Note the events table is time/day/event_time partitioned. Further assume that it as a year of data(365 days)

let's assume the event_type=['sign-up', 'page-view']

My approach:

  1. Create a new table, each for the event type
  2. Run and insert job, for each event type for each day[also i will be using dml inside a python script]

My questions:

  1. what load job type should i use: copy or load job?
  2. can i queue the load jobs to google big query?[would it work asynchronously?]
  3. would google big query process this load job in parallel?
  4. Is there anything I need to do it interms of using multiprocessing inorder to speed up the process? [the load job is handled by bigquery, if i can queue in the jobs than i don't need to do any multiprocessing on the client side]

Any pointers to an efficient solution is highly appreciated.

jarvis
  • 147
  • 9

1 Answers1

1

You can use query jobs for your requirement. Load jobs are used to ingest data into BigQuery from GCS buckets or local files.

The quotas and limits for query jobs can be found here. These quotas and limits apply to query jobs created automatically by running interactive queries, scheduled queries, and jobs submitted by using the jobs.query and query-type jobs.insert API methods.
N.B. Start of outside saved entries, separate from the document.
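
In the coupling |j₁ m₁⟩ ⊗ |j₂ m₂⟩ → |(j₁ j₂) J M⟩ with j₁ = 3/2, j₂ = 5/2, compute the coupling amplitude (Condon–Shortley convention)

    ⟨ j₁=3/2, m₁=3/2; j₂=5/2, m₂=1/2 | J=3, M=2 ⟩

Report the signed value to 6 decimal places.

triangle: 1!*2!*4!/8! = 48/40320
(j±m)!: 3!*0!*3!*2!*5!*1! = 8640
prefactor² = (2J+1)*Δ*N² = 72
  k=0: +1/(0!*1!*0!*3!*2!*1!) = 1/12
Σ = 1/12  ⇒  CG² = 72*1/12² = 1/2
CG = +√(1/2) = +0.707107

+√(1/2) = +0.707107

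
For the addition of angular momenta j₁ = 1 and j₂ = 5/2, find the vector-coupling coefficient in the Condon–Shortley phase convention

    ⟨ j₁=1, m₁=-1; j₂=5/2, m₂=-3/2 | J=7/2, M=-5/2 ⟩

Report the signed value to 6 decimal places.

+0.845154  (= +√(5/7))

j₁+j₂−J=0  J+j₁−j₂=2  J−j₁+j₂=5  j₁+j₂+J+1=8
(j₁±m₁, j₂±m₂, J±M) = (0,2,1,4,1,6)
P² = 11520/7
sum k=0..0:
  [0] +1/48 = 1/48
S = 1/48
C² = P²·S² = 5/7 ; C = +0.845154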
In a project, up to 300 concurrent API requests per second per user can be made.

The query jobs that use the jobs.insert method will be executed asynchronously. The same can be achieved using the Python client library (as you intended) as shown below. Please refer to this doc for more information.

from google.cloud import bigquery

# Construct a BigQuery client object.
client = bigquery.Client()

# TODO(developer): Set table_id to the ID of the destination table.
# table_id = "your-project.your_dataset.your_table_name"
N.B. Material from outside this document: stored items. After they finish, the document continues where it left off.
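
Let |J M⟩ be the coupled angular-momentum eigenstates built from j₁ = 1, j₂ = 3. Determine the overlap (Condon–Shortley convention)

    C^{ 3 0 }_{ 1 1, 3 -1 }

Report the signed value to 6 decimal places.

triangle: 1!×1!×5!/8! = 120/40320
(j±m)!: 2!×0!×2!×4!×3!×3! = 3456
prefactor² = (2J+1)×Δ×N² = 72
  k=0: +1/(0!×1!×0!×2!×1!×3!) = 1/12
Σ = 1/12  ⇒  CG² = 72×1/12² = 1/2
CG = +√(1/2) = +0.707107

+0.707107  (= +√(1/2))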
job_config = bigquery.QueryJobConfig(destination=table_id)

sql = """
    SELECT corpus
    FROM `bigquery-public-data.samples.shakespeare`
    GROUP BY corpus;
"""

# Start the query, passing in the extra configuration.
query_job = client.query(sql, job_config=job_config)  # Make an API request.
query_job.result()  # Wait for the job to complete.

print("Query results loaded to the table {}".format(table_id))

Since the jobs will be running concurrently, there is no need to implement explicit multiprocessing.

Prajna Rai T
  • 627
  • 2
  • 9